Generic Extractor Failures

We're encountering a series of "Found orphaned table manifest" errors in Generic Extractor. We have identified the root cause and reverting last changes to get it back to fully working state. We will restart all affected orchestrations.

We'll update this post when the fix will be deployed.

We're sorry for this inconvenience.

UPDATE 7:25pm CEST: The fix has been deployed to production, we're restarting all failed orchestrations.

Job failures

There were jobs failures between 10:30 AM - 12:50 PM caused by low disk space on one of the jobs workers.

We're sorry for this inconvenience.

YouTube Reporting API - Extractor update (v2)

It's my big pleasure to announce another major update on one of my first component I had ever build - YouTube Reporting API.

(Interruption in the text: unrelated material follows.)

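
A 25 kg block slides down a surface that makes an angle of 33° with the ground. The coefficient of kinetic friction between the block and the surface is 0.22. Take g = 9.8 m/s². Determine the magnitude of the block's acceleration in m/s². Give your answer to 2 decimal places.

Resolving the weight along the incline: the component pulling the block down the slope is mg sin 33° = 25 × 9.8 × 0.5446 = 133.427 N, and the normal force is N = mg cos 33° = 25 × 9.8 × 0.8387 = 205.482 N.
Kinetic friction acts up the slope with magnitude f = μN = 0.22 × 205.482 = 45.206 N.
Net force along the incline is 133.427 − 45.206 = 88.221 N, so a = 88.221 / 25 = 3.5288 m/s².

3.53 m/s²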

YouTube Reporting API offers a very simple way to download daily reports that belongs to a Content Owner of a Youtube Channel (in other words, your channel account must be authorised by Google if you want to download data from this API). These reports are generated by the defined jobs and all you need to do is to download these results. And this is something the extractor was build for. 

As the general process is very simple, the first version of this extractor was completed in such a short time. However, while we were using the extractor in the production, we found that (from time to time) Google triggers some background actions leading into generating reports which broke the original logic and produced incorrect result (caused by logic related to merge operations). And for that reason the first version of this extractor was not super useful for the production deployment.

However, based on that experience I really wanted to fix the problematic parts of the original version and turn this extractor into the project which is fun to use. And I simply believe I made it and I am extremely proud of what I achieved in this update.

You can read the full description in the documentation. In a nutshell, this extractor downloads reports generated by jobs. However, there are lots of extra features which help you to manage these downloads in a very convenient way. For example, the original configuration requirements implemented in the first version of this extractor was reduced significantly and there were also added several options for creating a backup (S3). But most importantly, all data should be downloaded correctly.

This writer is developed independently by Blue Sky Media. For more information on how to use the writer, please refer to the documentation. In case you run into some issues or you have more questions, please contact me directly. 

New Segment.io S3 extractor

Imagine you are building new web app. You want to measure all events that are in your app. Maybe you use Segment.io as a tool for sending those events to many destinations like Google Analytics, etc… Then you realise that you want to have all the data in one place (= Keboola Connection). How to send events from Segment.io to KBC?

The solution is simple. Just turn on the Segment.io S3 integration and all your events will be pushed to your own S3 bucket. Since the Segment - S3 integration uses a specific structure in S3 (each day has “folder” and logs are generated approx every hour into a separate file), we have developed custom Segment S3 extractor that will save you time and after simple configuration you can get all events into the KBC instantly.

The data is downloaded in JSON format which might be a bit tricky if you don’t use Snowflake backend. Anyway, if you do use Snowflake, the processing is just super easy and you can extract all data from JSON to columnar format and use in the ETL.

If you have any question contact support@bizztreat.com

Revision of Database Writers, new Impala Writer

We have released new versions of these database writers:

  • MySQL
  • Microsoft SQL Server
  • Redshift
  • Oracle

Also, we are introducing Cloudera Impala database writer.

All these writers are running on container based architecture with SSH tunnel support.

The Database writer and the old version of MSSQL writer are now marked as deprecated. We will continue to  support them for at least 3 months from now. After this period, we will migrate any remaining old configurations to the new versions.

We are now preparing a migration tool to help you migrate your existing configurations to the new versions.

If you have any questions or need help, please contact us at support@keboola.com.

Week In Review -- November 14, 2016

Here's what last week was about:

  • Fixed bug in Redshift backend: Exporting a table with column of maximum allowed length (64KB) no longer causes an error.
  • MariaDB, which is used as MySQL backend in transformations, was updated to version 5.5.53. This update enhances the handling of 4-byte UTF-8 characters. In previous version 5.5.44 a string was cut after the first utf8mb4 character. Now, all these characters will be converted to '?'. Full support of 4-byte UTF-8 characters is unfortunately unavailable in MySQL.
  • Fixed bug in MySQL extractor: When query returned an empty result, extractor ended up with 'Orphaned manifest' error

MySQL Transformation Job Failures

During last 24 hours some MySQL transformation jobs failed with the following error message:

SQLSTATE[HY093]: Invalid parameter number: no parameters were bound

This was caused by an update in the application and it only affects transformations, that contain empty queries (eg. just ";" character). The fix will be deployed shortly and we'll restart all affected orchestrations. 

We're sorry for this inconvenience.